Workshop: OPT2020: Optimization for Machine Learning

Contributed Video: Employing No Regret Learners for Pure Exploration in Linear Bandits, Mohammadi Zaki

Mohammadi Zaki

Abstract: We study the best arm identification problem in linear multi-armed bandits (LMAB) in the fixed confidence ($\delta$-PAC) setting; this is also the problem of optimizing an unknown linear function over a discrete ground set with noisy, zeroth-order access. We propose an explicitly implementable and provably order-optimal sample-complexity algorithm to solve this problem. Most previous approaches rely on access to a minimax optimization oracle which is at the heart of the complexity of the problem.
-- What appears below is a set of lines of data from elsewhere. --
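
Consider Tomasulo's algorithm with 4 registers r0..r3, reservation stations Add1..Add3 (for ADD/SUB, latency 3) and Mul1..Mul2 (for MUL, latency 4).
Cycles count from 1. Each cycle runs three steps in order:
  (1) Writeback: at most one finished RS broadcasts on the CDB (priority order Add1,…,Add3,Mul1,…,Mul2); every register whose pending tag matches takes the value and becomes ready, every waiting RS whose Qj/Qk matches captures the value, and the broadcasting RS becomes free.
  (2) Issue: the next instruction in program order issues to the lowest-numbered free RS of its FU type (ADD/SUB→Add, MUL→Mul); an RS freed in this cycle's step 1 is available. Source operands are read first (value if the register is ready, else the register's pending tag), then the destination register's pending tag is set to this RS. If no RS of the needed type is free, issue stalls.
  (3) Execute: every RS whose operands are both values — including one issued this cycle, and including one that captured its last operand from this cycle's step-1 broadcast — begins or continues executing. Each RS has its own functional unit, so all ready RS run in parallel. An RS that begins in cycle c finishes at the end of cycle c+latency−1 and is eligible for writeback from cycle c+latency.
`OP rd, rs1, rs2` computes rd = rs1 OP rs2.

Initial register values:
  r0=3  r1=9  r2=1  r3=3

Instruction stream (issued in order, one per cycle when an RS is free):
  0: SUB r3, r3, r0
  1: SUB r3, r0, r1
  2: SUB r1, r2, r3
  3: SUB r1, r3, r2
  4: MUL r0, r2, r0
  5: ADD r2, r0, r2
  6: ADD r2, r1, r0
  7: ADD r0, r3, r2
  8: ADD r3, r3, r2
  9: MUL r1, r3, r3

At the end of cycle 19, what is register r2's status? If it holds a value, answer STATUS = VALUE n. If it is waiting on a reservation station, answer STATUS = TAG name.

  c1: issue SUB r3<-Add1  regs: r0:3,r1:9,r2:1,r3:Add1
  c2: issue SUB r3<-Add2  regs: r0:3,r1:9,r2:1,r3:Add2
  c3: issue SUB r1<-Add3  regs: r0:3,r1:Add3,r2:1,r3:Add2
  c4: CDB Add1=0; issue SUB r1<-Add1  regs: r0:3,r1:Add1,r2:1,r3:Add2
  c5: CDB Add2=-6; issue MUL r0<-Mul1  regs: r0:Mul1,r1:Add1,r2:1,r3:-6
  c6: issue ADD r2<-Add2  regs: r0:Mul1,r1:Add1,r2:Add2,r3:-6
  c7: stall  regs: r0:Mul1,r1:Add1,r2:Add2,r3:-6
  c8: CDB Add1=-7; issue ADD r2<-Add1  regs: r0:Mul1,r1:-7,r2:Add1,r3:-6
  c9: CDB Add3=7; issue ADD r0<-Add3  regs: r0:Add3,r1:-7,r2:Add1,r3:-6
  c10: CDB Mul1=3; stall  regs: r0:Add3,r1:-7,r2:Add1,r3:-6
  c11: stall  regs: r0:Add3,r1:-7,r2:Add1,r3:-6
  c12: stall  regs: r0:Add3,r1:-7,r2:Add1,r3:-6
  c13: CDB Add1=-4; issue ADD r3<-Add1  regs: r0:Add3,r1:-7,r2:-4,r3:Add1
  c14: CDB Add2=4; issue MUL r1<-Mul1  regs: r0:Add3,r1:Mul1,r2:-4,r3:Add1
  c15: -  regs: r0:Add3,r1:Mul1,r2:-4,r3:Add1
  c16: CDB Add1=-10  regs: r0:Add3,r1:Mul1,r2:-4,r3:-10
  c17: CDB Add3=-10  regs: r0:-10,r1:Mul1,r2:-4,r3:-10
  c18: -  regs: r0:-10,r1:Mul1,r2:-4,r3:-10
  c19: -  regs: r0:-10,r1:Mul1,r2:-4,r3:-10

STATUS = VALUE -4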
We propose a method to solve this optimization problem (upto suitable accuracy) by interpreting the problem as a two-player zero-sum game, and attempting to sequentially converge to its saddle point using low-regret learners to compute the players' strategies in each round which yields a concrete querying algorithm. The algorithm, which we call the {\em Phased Elimination Linear Exploration Game} (PELEG), maintains a high-probability confidence ellipsoid containing $\theta^*$ in each round and uses it to eliminate suboptimal arms in phases. We analyze the sample complexity of PELEG and show that it matches, up to order, an instance-dependent lower bound on sample complexity in the linear bandit setting without requiring boundedness assumptions on the parameter space. PELEG is, thus, the first algorithm to achieve both order-optimal sample complexity and explicit implementability for this setting. We also provide numerical results for the proposed algorithm consistent with its theoretical guarantees.